Das Enorm Magazin nennt sich selbst “Magazin für gesellschaft-lichen Wandel” – Es gibt auch einen Enorm Ticker, der gerade jetzt konstruktive News verbreiten will: “… insbesondere in Zeiten einer Pandemie, die medial alles andere, wohl für die nächsten Monate, an den Rand drängen wird. Daher haben wir beschlossen, euch mit guten Nachrichten in der Coronakrise zu versorgen. (…) Unser Blick soll dabei ein ebenso sachlicher wie globaler sein. Auch Nettes und Unterhaltsames wird in diesen Ticker wandern. Das Ziel von “Enorm” ist es, pro Tag mindestens drei gute Nachrichten zu sammeln, die Mut und Hoffnung machen.”
Selbst relevante und konstruktive Informationen verbreiten
Wann auch immer sich die Gelegenheit bietet: Verbreiten Sie selbst relevante, hilfreiche, konstruktive News. Letztlich ist auch diese Webseite nichts anderes als der Versuch, das zu tun …
Hier sei noch der wunderbare Kommentar von Franz Alt empfohlen, in dem er einfach einmal auflistet, welche Entwicklungen im Moment positiv sind – und welche Möglichkeiten sich auftun, was wir aus der Krise lernen können. Hier ein Auszug aus seinem Kommentar:
Gut ist:
- Dass die Politik verbietet, Mietern jetzt zu kündigen.
- Gut ist, dass Deutschland französische und italienische Corona-Patienten aufnimmt.
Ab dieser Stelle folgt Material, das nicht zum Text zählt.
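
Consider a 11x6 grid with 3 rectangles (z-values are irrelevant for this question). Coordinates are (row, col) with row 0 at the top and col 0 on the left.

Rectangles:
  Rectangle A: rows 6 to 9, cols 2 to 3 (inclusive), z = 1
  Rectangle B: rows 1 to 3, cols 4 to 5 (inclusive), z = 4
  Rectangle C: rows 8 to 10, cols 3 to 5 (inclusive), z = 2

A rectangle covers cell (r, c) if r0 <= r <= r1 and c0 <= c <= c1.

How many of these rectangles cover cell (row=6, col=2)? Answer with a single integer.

Check cell (6,2):
  A: rows 6-9 cols 2-3 -> covers
  B: rows 1-3 cols 4-5 -> outside (row miss)
  C: rows 8-10 cols 3-5 -> outside (row miss)
Count covering = 1

Answer: 1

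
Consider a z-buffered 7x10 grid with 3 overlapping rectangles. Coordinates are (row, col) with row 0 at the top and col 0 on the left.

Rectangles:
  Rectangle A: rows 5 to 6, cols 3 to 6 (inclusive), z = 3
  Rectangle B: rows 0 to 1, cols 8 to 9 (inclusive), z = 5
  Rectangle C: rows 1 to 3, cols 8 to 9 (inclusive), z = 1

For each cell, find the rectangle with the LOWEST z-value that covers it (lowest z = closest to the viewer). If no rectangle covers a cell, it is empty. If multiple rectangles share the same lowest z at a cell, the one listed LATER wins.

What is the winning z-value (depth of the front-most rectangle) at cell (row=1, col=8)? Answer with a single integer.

Check cell (1,8):
  A: rows 5-6 cols 3-6 -> outside (row miss)
  B: rows 0-1 cols 8-9 z=5 -> covers; best now B (z=5)
  C: rows 1-3 cols 8-9 z=1 -> covers; best now C (z=1)
Winner: C at z=1

Answer: 1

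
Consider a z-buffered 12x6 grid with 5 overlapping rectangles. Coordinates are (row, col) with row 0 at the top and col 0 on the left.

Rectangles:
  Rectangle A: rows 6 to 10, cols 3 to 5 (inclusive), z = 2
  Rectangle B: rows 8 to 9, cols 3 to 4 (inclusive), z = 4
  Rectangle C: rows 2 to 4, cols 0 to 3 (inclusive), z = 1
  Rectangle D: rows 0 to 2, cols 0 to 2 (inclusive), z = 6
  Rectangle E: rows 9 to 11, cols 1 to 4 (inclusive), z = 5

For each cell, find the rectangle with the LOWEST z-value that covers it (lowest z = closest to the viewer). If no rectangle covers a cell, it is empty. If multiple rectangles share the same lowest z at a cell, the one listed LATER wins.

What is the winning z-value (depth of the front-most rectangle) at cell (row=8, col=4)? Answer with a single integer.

Check cell (8,4):
  A: rows 6-10 cols 3-5 z=2 -> covers; best now A (z=2)
  B: rows 8-9 cols 3-4 z=4 -> covers; best now A (z=2)
  C: rows 2-4 cols 0-3 -> outside (row miss)
  D: rows 0-2 cols 0-2 -> outside (row miss)
  E: rows 9-11 cols 1-4 -> outside (row miss)
Winner: A at z=2

Answer: 2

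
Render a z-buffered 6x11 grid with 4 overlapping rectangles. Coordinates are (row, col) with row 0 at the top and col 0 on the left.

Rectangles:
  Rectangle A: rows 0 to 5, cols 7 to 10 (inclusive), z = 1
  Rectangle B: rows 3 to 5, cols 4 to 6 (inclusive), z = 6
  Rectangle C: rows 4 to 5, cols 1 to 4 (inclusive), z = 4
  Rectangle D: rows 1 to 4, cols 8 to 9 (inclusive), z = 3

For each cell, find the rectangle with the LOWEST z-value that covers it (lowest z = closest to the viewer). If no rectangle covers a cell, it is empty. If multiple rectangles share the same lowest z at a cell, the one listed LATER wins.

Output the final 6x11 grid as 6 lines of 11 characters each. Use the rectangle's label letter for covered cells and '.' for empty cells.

.......AAAA
.......AAAA
.......AAAA
....BBBAAAA
.CCCCBBAAAA
.CCCCBBAAAA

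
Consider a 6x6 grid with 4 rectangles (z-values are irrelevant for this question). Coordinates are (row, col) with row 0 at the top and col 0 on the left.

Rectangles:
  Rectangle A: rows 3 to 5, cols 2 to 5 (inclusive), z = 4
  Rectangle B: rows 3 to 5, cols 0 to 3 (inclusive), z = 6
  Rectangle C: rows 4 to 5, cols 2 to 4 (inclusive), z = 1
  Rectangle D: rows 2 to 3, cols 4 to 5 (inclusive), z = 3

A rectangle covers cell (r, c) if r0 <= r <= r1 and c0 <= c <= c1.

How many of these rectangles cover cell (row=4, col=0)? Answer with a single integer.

Check cell (4,0):
  A: rows 3-5 cols 2-5 -> outside (col miss)
  B: rows 3-5 cols 0-3 -> covers
  C: rows 4-5 cols 2-4 -> outside (col miss)
  D: rows 2-3 cols 4-5 -> outside (row miss)
Count covering = 1

Answer: 1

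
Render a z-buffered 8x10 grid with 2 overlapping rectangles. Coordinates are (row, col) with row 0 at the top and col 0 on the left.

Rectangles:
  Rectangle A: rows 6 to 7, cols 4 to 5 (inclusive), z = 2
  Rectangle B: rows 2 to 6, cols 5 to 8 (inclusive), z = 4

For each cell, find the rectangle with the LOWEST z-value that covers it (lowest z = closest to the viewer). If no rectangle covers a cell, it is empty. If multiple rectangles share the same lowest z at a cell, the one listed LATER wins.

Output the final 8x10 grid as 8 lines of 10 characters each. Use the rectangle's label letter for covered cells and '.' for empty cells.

..........
..........
.....BBBB.
.....BBBB.
.....BBBB.
.....BBBB.
....AABBB.
....AA....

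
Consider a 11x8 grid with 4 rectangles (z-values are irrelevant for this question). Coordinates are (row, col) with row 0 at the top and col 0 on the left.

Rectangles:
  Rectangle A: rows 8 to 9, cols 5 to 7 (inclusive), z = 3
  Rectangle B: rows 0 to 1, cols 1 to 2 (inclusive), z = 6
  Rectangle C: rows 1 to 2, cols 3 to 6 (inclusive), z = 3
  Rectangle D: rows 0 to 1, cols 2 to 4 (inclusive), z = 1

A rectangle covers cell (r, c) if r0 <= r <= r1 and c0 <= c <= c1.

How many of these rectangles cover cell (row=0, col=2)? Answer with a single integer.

Answer: 2

Derivation:
Check cell (0,2):
  A: rows 8-9 cols 5-7 -> outside (row miss)
  B: rows 0-1 cols 1-2 -> covers
  C: rows 1-2 cols 3-6 -> outside (row miss)
  D: rows 0-1 cols 2-4 -> covers
Count covering = 2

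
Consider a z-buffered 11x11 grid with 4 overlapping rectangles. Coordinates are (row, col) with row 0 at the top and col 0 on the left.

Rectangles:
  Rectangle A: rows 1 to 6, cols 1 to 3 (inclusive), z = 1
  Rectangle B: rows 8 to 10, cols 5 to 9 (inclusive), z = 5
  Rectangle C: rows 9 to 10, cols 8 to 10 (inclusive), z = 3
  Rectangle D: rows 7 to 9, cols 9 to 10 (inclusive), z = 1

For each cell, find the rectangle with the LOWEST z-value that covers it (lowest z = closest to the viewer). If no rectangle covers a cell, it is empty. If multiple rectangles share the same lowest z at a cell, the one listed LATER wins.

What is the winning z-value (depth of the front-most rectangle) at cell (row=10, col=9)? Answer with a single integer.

Check cell (10,9):
  A: rows 1-6 cols 1-3 -> outside (row miss)
  B: rows 8-10 cols 5-9 z=5 -> covers; best now B (z=5)
  C: rows 9-10 cols 8-10 z=3 -> covers; best now C (z=3)
  D: rows 7-9 cols 9-10 -> outside (row miss)
Winner: C at z=3

Answer: 3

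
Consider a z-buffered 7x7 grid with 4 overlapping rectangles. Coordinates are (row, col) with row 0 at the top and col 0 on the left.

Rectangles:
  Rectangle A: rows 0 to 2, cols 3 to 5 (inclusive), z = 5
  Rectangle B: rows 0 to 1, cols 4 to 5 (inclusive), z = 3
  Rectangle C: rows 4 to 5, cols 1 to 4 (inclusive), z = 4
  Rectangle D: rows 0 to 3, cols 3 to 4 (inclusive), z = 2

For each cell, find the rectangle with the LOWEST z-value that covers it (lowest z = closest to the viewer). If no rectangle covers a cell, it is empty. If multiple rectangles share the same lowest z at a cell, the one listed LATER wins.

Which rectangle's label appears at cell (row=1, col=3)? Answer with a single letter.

Check cell (1,3):
  A: rows 0-2 cols 3-5 z=5 -> covers; best now A (z=5)
  B: rows 0-1 cols 4-5 -> outside (col miss)
  C: rows 4-5 cols 1-4 -> outside (row miss)
  D: rows 0-3 cols 3-4 z=2 -> covers; best now D (z=2)
Winner: D at z=2

Answer: D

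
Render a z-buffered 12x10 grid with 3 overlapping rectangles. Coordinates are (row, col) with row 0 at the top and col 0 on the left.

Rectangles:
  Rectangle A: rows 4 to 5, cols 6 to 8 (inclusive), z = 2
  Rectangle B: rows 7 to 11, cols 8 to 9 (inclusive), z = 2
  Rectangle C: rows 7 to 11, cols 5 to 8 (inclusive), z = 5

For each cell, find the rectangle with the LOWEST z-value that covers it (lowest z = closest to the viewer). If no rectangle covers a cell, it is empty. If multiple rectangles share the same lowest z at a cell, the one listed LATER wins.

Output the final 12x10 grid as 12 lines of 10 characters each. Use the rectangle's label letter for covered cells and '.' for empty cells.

..........
..........
..........
..........
......AAA.
......AAA.
..........
.....CCCBB
.....CCCBB
.....CCCBB
.....CCCBB
.....CCCBB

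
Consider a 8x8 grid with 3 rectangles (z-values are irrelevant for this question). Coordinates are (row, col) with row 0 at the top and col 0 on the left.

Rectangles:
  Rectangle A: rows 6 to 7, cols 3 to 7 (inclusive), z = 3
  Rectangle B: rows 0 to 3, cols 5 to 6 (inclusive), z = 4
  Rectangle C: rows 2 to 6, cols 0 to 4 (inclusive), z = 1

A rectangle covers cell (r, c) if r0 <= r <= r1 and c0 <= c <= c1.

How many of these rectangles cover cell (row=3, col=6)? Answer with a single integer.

Answer: 1

Derivation:
Check cell (3,6):
  A: rows 6-7 cols 3-7 -> outside (row miss)
  B: rows 0-3 cols 5-6 -> covers
  C: rows 2-6 cols 0-4 -> outside (col miss)
Count covering = 1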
- Gut ist, dass der Staat, im Gegensatz zur letzten Krise 2008, nicht nur Großbanken rettet, sondern auch mittlere und kleinere Betriebe und sich auch um die sozial Schwachen kümmert.
- Gut ist, dass sich schon jetzt abzeichnet, dass Sozialberufe künftig besser bezahlt werden und gesellschaftlich besser wertgeschätzt werden müssen.
- Gut wird die jetzt bald fällige Diskussion sein, ob Kranken-häuser in Zukunft unbedingt Geld verdienen müssen.
- Gut ist, dass künftig mehr medizinische Vorsorge für Notfälle getroffen werden wird und dass Krankenhäuser besser auf Notfälle reagieren können.
- Gut ist, dass es künftig viel schwerer sein wird, wichtige Gemeingüter wie Gesundheit, Wasserversorgung oder den Nah- und Fernverkehr zu privatisieren.
- Gut ist, dass jetzt sogar eine Umverteilung von oben nach unten möglich werden wird.
- Möglich ist, eine Renationalisierung oder eine Re-kontinentalisierung zu organisieren und Lieferketten bei Lebensmitteln oder Medikamenten zu regionalisieren. Es ist wenig hilfreich, von chinesischen oder US-amerikanischen Mundschutzgeräten oder Atemgeräten abhängig zu sein. Die Globalisierung muss durch mehr Regionalisierung flankiert werden.
- Es ist gut, wenn wir jetzt lernen, künftig mehr im Homeoffice zu arbeiten und weniger Auto zu fahren oder Flugzeuge zu benutzen. Nationaler Flugverkehr ist überflüssig und umweltschädlich.
“Vieles”, so Franz Alt, “was bisher unmöglich schien, wird morgen möglich sein, wenn wir fähig sind, aus der Krise und in der Krise zu lernen. Das hängt von uns ab. Von wem denn sonst?
Gemeinsame Krisenerfahrungen können Solidarität und Fortschritt mobilisieren. Die Daseinsvorsorge des Staates wird einen höheren Stellwert erfahren.
Vergessen wir freilich nicht: Trotz vieler möglicher positiver Perspektiven für Europa: Afrika, Indien und Südamerika steht das Schlimmste noch bevor.
Wenn schon Rom, London, Paris, das Elsass und die Lombardei oder New York mit ihrem Gesundheitssystem an ihre Grenzen kommen, was wird dann erst in den Slums von Calcutta, New Delhi, Dacca, Rio, Nairobi oder in den Flüchtlingslagern im Nahen Osten los sein in den nächsten Wochen und Monaten? Erst dann wird sich zeigen, ob wir wirklich verstanden haben, was Solidarität ist.” So weit Franz Alt.